Connaître les oignons
Connaître les oignons, teinture aux épuchures, à Santa Fe, La Esquina Encendida, Argentine

Des règlements sont apparus très tôt dans l’histoire de la teinture concernant les grands et petits teints.

D’autre part, si on veut obtenir une couleur très précise, il faut s’attendre à devoir faire de nombreux essais. Parfois, on complète les bains.

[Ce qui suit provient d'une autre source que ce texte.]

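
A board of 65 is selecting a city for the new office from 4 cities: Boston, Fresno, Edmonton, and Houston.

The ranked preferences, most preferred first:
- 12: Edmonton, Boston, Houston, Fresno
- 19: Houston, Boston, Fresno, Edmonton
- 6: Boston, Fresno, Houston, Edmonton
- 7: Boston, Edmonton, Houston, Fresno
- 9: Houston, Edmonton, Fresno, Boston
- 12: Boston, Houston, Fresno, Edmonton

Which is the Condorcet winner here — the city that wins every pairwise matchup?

Boston vs Fresno: 56–9
Boston vs Edmonton: 44–21
Boston vs Houston: 37–28
Boston beats every other city.

Boston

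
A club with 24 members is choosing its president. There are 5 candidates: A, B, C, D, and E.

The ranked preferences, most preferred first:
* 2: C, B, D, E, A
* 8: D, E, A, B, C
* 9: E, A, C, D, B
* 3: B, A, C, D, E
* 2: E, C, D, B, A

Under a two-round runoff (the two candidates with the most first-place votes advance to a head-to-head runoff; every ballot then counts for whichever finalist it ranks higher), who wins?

Round 1 first-place votes: A 0, B 3, C 2, D 8, E 11. E and D advance.
Runoff: E is ranked above D on 11 ballots, D above E on 13.

D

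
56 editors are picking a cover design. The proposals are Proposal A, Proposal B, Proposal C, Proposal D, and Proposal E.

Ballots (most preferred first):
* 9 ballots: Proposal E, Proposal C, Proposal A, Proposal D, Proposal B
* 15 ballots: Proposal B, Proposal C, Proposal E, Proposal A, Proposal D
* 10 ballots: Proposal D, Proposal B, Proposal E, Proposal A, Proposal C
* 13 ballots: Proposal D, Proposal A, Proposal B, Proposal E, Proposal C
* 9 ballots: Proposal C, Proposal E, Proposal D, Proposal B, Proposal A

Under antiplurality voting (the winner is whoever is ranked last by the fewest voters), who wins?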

On ne doit pas hésiter à les répéter, prendre note de toutes les étapes, garder tous les échantillons en mentionnant comment ils ont été obtenus. Puis, on doit répéter des tests avec différents mordants à différentes dilutions… Cela a un coût en temps et en connaissance. Est-on disposé à le payer?

Les deux derniers livres de Dominique Cardon sur des nuanciers d’avant la Révolution Française peuvent être très utiles.

En ce qui concerne les gammes de dégradés, avec et sans mordants, les DVD de Michel Garcia, peuvent être d’une aide très précieuse. Je les visionne très régulièrement, et j’y découvre à chaque fois de nouvelles astuces.

Conclusion

Outre ces connaissances basiques, il est bon d’avoir de bonnes bases de chimie, les anciens teinturiers étaient souvent assimilés à des alchimistes (ancêtres des chimistes modernes)…

Une bonne formation en chimie aide à prévoir les résultats, à comprendre les bains ratés. La chimie me passionne bien que je ne sois qu’autodidacte en ce domaine, mais elle explique beaucoup de chose.

Cependant, les teinturiers traditionnels qui ne connaissent pas la chimie, ont une très bonne connaissance pratique des plantes, des fibres et autres mordants qu’ils utilisent. Souvent, ils ne travaillent qu’une gamme restreinte de couleurs. Ils ont un sens de l’observation et de l’expérimentation très développé. En outre, ils ont aussi l’habitude de travailler avec ce qu’ils ont à leur disposition.

Il est remaquable que des civilisations très anciennes aient su teindre avec l’indigo qui nécessite des réactions redox, dont les mécanismes ne sont connus que depuis peu.

J’essaie de réunir les deux types de connaissances. C’est l’une des raisons de vouloir organiser mon tour du monde textile et teinturier. Il s’agit de multiplier les échanges et découvertes partagées comme je l’ai fait lors de mes récents voyages au Pérou et au Brésil.